Minister Faber has been known to lobby for amalgamation of schools with the idea of not wasting resources.  With talks of 35 new schools being installed around the country, it would lead one to think that the minister is being contradictory.  Faber, however, assures us that that is not the case.

PATRICK FABER: What we’ve always maintained is that amalgamation is not necessarily geared towards only cutting the number of schools, it is to put good quality proper schools in areas of the country where there is the need and so we continue to urge the existing schools that may be serving in an area where there is an abundance of opportunities. Like a village that has three or four schools but only has the population for one school we urge them to come together and if you notice none of that is being touched. We are looking at these areas where there is an under service in terms of the education services to the students who are in need and that is where we are putting the schools. It all works well together, there is still room for partners where we have identified that amalgamation is important to come on board, there is still room for that and we still continue to go after that kind of policy in our Ministry very aggressively. We believe in getting our children to start strong and on a strong foundation so I believe our school children will benefit primarily and we believe that once they get that benefit that it multiplies because they get then an opportunity at going on to primary and secondary even. The studies have shown that starting strong really makes a difference in what they become later on in life but as the numbers show as well we also have primary schools in some very remote areas, some of them are rural areas and you heard me mention  Gungulung just now, that is a very impoverished area of Belize City so the beneficiaries we believe will be by and large, poor struggling families who are struggling to find a school in their area of the country that will provide good quality education and the fact that the project also puts in place infrastructure materials and equipment these will be state of the art facilities that is not a full guarantee for quality education but is a step in the forward direction.”

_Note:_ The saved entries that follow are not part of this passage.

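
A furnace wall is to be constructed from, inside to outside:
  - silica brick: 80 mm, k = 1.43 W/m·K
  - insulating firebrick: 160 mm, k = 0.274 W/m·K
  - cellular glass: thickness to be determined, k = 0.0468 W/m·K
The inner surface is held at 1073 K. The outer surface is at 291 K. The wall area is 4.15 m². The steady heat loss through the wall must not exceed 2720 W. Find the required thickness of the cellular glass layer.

Using the resistance-network approach (series):
R_silica brick = L/(kA) = 0.08/(1.43×4.15) = 0.01348 K/W
R_insulating firebrick = L/(kA) = 0.16/(0.274×4.15) = 0.1407 K/W
Sum of the known resistances R_other = 0.1542 K/W
Required total resistance R_tot = ΔT/Q_allow = 782/2720 = 0.2875 K/W
R_cellular glass = R_tot − R_other = 0.1333 K/W
L = R·k·A = 0.1333×0.0468×4.15

L ≈ 25.9 mm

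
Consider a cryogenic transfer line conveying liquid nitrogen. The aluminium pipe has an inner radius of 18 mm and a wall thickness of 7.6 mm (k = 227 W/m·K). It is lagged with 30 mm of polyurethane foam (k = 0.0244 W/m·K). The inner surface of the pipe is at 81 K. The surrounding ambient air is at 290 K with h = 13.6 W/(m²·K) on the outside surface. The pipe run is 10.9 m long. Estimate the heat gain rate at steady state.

For a radial system each layer contributes R = ln(r_out/r_in)/(2πkL); films add R = 1/(hA).
R_aluminium pipe wall = ln(25.6/18)/(2π×227×10.9) = 2.266×10^-5 K/W
R_polyurethane foam = ln(55.6/25.6)/(2π×0.0244×10.9) = 0.4641 K/W
R_outer film = 1/(h_o·2πr_oL) = 1/(13.6×2π×0.0556×10.9) = 0.01931 K/W
R_total = 0.4835 K/W
Q = ΔT/R_total = 209/0.4835

Q ≈ 432 W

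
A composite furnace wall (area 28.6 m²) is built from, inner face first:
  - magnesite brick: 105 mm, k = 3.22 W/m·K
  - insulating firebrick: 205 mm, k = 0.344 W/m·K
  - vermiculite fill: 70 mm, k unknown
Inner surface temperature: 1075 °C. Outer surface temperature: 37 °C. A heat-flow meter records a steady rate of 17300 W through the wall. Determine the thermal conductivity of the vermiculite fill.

Series thermal resistances:
R_magnesite brick = L/(kA) = 0.105/(3.22×28.6) = 0.00114 K/W
R_insulating firebrick = L/(kA) = 0.205/(0.344×28.6) = 0.02084 K/W
Sum of known resistances R_other = 0.02198 K/W
Total R = ΔT/Q = 1038/17300 = 0.06 K/W
R_vermiculite fill = R_total − R_other = 0.03802 K/W
k = L/(R·A) = 0.07/(0.03802×28.6)

k ≈ 0.0644 W/(m·K)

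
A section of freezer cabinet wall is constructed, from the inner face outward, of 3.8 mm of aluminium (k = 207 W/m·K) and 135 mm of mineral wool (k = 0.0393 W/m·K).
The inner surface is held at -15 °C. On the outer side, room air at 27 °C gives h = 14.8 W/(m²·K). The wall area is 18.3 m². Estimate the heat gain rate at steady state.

Thermal resistances in series:
R_aluminium = L/(kA) = 0.0038/(207×18.3) = 1.003×10^-6 K/W
R_mineral wool = L/(kA) = 0.135/(0.0393×18.3) = 0.1877 K/W
R_outer film = 1/(h_o·A) = 1/(14.8×18.3) = 0.003692 K/W
R_total = 0.1914 K/W
Q = ΔT / R_total = 42 / 0.1914

Q ≈ 219 W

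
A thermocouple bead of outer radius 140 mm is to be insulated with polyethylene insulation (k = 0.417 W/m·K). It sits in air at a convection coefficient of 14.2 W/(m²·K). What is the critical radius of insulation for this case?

For a sphere r_cr = 2k/h = 2×0.417/14.2
r_cr = 58.7 mm; since the bare radius (140 mm) is above r_cr, any added insulation will reduce heat loss.

r_cr ≈ 58.7 mm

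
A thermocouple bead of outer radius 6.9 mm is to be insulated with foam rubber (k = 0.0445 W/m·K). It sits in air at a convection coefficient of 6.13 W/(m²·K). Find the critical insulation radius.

r_cr ≈ 14.5 mm

For a sphere r_cr = 2k/h = 2×0.0445/6.13
r_cr = 14.5 mm; since the bare radius (6.9 mm) is below r_cr, adding a thin layer of insulation will *increase* heat loss.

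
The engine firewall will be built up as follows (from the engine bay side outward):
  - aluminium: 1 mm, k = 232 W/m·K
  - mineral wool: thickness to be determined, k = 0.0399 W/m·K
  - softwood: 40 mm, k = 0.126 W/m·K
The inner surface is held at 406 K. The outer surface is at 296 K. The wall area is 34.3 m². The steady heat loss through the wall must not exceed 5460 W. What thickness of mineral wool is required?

Thermal resistances in series:
R_aluminium = L/(kA) = 0.001/(232×34.3) = 1.257×10^-7 K/W
R_softwood = L/(kA) = 0.04/(0.126×34.3) = 0.009255 K/W
Sum of the known resistances R_other = 0.009256 K/W
Required total resistance R_tot = ΔT/Q_allow = 110/5460 = 0.02015 K/W
R_mineral wool = R_tot − R_other = 0.01089 K/W
L = R·k·A = 0.01089×0.0399×34.3

L ≈ 14.9 mm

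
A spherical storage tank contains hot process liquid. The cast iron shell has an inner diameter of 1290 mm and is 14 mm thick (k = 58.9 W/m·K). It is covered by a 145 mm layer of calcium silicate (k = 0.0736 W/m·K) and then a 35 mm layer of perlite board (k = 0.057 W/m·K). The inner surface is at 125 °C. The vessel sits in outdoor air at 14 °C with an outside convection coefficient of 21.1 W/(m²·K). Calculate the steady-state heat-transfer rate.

Radial (spherical) resistances in series:
R_cast iron shell = (1/0.645 − 1/0.659)/(4π×58.9) = 4.45×10^-5 K/W
R_calcium silicate = (1/0.659 − 1/0.804)/(4π×0.0736) = 0.2959 K/W
R_perlite board = (1/0.804 − 1/0.839)/(4π×0.057) = 0.07244 K/W
R_outer film = 1/(h·4πr_o²) = 1/(21.1×4π×0.839²) = 0.005358 K/W
R_total = 0.3737 K/W
Q = ΔT/R_total = 111/0.3737

Q ≈ 297 W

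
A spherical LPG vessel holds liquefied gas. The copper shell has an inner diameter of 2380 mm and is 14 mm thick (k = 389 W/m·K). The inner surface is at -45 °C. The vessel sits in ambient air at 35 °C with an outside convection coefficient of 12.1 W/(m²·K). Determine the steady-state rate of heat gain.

For a spherical shell R = (1/r₁ − 1/r₂)/(4πk); film R = 1/(h·4πr²). In series:
R_copper shell = (1/1.19 − 1/1.204)/(4π×389) = 1.999×10^-6 K/W
R_outer film = 1/(h·4πr_o²) = 1/(12.1×4π×1.204²) = 0.004537 K/W
R_total = 0.004539 K/W
Q = ΔT/R_total = 80/0.004539

Q ≈ 17600 W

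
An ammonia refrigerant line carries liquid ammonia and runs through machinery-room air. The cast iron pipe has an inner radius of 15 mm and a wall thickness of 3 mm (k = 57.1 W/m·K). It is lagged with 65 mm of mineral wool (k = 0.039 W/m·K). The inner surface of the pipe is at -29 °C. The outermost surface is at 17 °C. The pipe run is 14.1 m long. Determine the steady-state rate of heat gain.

Q ≈ 104 W

For a radial system each layer contributes R = ln(r_out/r_in)/(2πkL); films add R = 1/(hA).
R_cast iron pipe wall = ln(18/15)/(2π×57.1×14.1) = 3.604×10^-5 K/W
R_mineral wool = ln(83/18)/(2π×0.039×14.1) = 0.4424 K/W
R_total = 0.4424 K/W
Q = ΔT/R_total = 46/0.4424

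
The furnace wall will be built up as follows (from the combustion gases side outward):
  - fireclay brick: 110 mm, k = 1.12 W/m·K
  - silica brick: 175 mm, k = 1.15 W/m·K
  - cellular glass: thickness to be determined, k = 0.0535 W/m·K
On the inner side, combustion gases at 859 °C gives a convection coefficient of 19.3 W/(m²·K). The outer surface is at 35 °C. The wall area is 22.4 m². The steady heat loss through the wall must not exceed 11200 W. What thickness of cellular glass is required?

Treating each layer as a thermal resistance in series:
R_inner film = 1/(h_i·A) = 1/(19.3×22.4) = 0.002313 K/W
R_fireclay brick = L/(kA) = 0.11/(1.12×22.4) = 0.004385 K/W
R_silica brick = L/(kA) = 0.175/(1.15×22.4) = 0.006793 K/W
Sum of the known resistances R_other = 0.01349 K/W
Required total resistance R_tot = ΔT/Q_allow = 824/11200 = 0.07357 K/W
R_cellular glass = R_tot − R_other = 0.06008 K/W
L = R·k·A = 0.06008×0.0535×22.4

L ≈ 72 mm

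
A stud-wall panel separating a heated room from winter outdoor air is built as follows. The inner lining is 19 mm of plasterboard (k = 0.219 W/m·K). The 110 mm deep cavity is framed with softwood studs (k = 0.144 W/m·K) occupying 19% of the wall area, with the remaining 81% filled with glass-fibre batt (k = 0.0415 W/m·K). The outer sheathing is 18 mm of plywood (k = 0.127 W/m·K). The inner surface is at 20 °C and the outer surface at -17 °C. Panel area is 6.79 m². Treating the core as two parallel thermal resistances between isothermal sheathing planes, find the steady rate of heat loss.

Sheathing layers in series; stud and cavity paths in parallel between them.
R_inner = 0.019/(0.219×6.79) = 0.01278 K/W
R_stud  = 0.11/(0.144×0.19×6.79) = 0.5921 K/W
R_cav   = 0.11/(0.0415×0.81×6.79) = 0.4819 K/W
1/R_core = 1/R_stud + 1/R_cav → R_core = 0.2657 K/W
R_outer = 0.018/(0.127×6.79) = 0.02087 K/W
R_total = 0.2993 K/W
Q = ΔT/R_total = 37/0.2993

Q ≈ 124 W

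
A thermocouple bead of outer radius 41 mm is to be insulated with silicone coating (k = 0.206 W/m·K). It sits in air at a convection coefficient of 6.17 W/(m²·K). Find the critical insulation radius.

r_cr ≈ 66.8 mm

For a sphere r_cr = 2k/h = 2×0.206/6.17
r_cr = 66.8 mm; since the bare radius (41 mm) is below r_cr, adding a thin layer of insulation will *increase* heat loss.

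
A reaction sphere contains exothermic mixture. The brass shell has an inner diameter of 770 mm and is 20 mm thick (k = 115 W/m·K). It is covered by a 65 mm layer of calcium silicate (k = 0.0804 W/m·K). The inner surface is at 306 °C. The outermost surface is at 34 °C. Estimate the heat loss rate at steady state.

Q ≈ 805 W

Radial (spherical) resistances in series:
R_brass shell = (1/0.385 − 1/0.405)/(4π×115) = 8.876×10^-5 K/W
R_calcium silicate = (1/0.405 − 1/0.47)/(4π×0.0804) = 0.338 K/W
R_total = 0.3381 K/W
Q = ΔT/R_total = 272/0.3381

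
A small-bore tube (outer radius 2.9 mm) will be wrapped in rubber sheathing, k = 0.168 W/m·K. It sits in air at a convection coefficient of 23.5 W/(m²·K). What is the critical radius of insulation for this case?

For a cylinder r_cr = k/h = 0.168/23.5
r_cr = 7.15 mm; since the bare radius (2.9 mm) is below r_cr, adding a thin layer of insulation will *increase* heat loss.

r_cr ≈ 7.15 mm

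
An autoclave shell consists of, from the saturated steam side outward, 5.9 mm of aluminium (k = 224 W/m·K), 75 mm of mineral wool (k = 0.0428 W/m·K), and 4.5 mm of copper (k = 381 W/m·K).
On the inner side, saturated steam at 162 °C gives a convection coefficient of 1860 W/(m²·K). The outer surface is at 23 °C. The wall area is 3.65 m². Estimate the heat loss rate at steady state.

Q ≈ 289 W

Thermal resistances in series:
R_inner film = 1/(h_i·A) = 1/(1860×3.65) = 1.473×10^-4 K/W
R_aluminium = L/(kA) = 0.0059/(224×3.65) = 7.216×10^-6 K/W
R_mineral wool = L/(kA) = 0.075/(0.0428×3.65) = 0.4801 K/W
R_copper = L/(kA) = 0.0045/(381×3.65) = 3.236×10^-6 K/W
R_total = 0.4802 K/W
Q = ΔT / R_total = 139 / 0.4802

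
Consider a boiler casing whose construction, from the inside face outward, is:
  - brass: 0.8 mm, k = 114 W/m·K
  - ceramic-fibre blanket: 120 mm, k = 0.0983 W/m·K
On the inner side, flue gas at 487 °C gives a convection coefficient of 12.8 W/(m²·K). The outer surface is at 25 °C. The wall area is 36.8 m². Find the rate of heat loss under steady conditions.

Q ≈ 13100 W

Thermal resistances in series:
R_inner film = 1/(h_i·A) = 1/(12.8×36.8) = 0.002123 K/W
R_brass = L/(kA) = 0.0008/(114×36.8) = 1.907×10^-7 K/W
R_ceramic-fibre blanket = L/(kA) = 0.12/(0.0983×36.8) = 0.03317 K/W
R_total = 0.0353 K/W
Q = ΔT / R_total = 462 / 0.0353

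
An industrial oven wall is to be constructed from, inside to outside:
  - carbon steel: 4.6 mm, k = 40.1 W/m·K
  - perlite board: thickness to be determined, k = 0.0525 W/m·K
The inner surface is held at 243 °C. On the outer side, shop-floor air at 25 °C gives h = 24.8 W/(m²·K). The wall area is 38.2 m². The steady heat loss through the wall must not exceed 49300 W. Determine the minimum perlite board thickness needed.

Treating each layer as a thermal resistance in series:
R_carbon steel = L/(kA) = 0.0046/(40.1×38.2) = 3.003×10^-6 K/W
R_outer film = 1/(h_o·A) = 1/(24.8×38.2) = 0.001056 K/W
Sum of the known resistances R_other = 0.001059 K/W
Required total resistance R_tot = ΔT/Q_allow = 218/49300 = 0.004422 K/W
R_perlite board = R_tot − R_other = 0.003363 K/W
L = R·k·A = 0.003363×0.0525×38.2

L ≈ 6.75 mm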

As it pertains to the management of these new schools, the Ministry of Education will be extending an invitation for partnership to the various church management authorities.  In other words, not all the schools will be Government operated.

PATRICK FABER: “The schools will be built on government land and that the infrastructure will be the property of the government but that we are wide open to engage our church partners in forming management agreements for some of these schools where it is identified that that is possible. There would be some areas that we may say that government management of a school is best and we will do that but we are not in any was breaking up the church state system and we are encouraging our denominational partners to sit with us to work out a proper management plan if they are to manage any of these 35 schools and the infrastructure will belong to the government so that the onus of maintaining the school buildings and so on will then become of the issue of the government primarily.”

Phase two of the project, once again, with financing from the Caribbean Development Bank will see the establishment of thirty five additional schools in strategic locations around the country.  As we mentioned, this launch comes as part of the Education Sector Strategy aimed at enhancing the educational development of the country.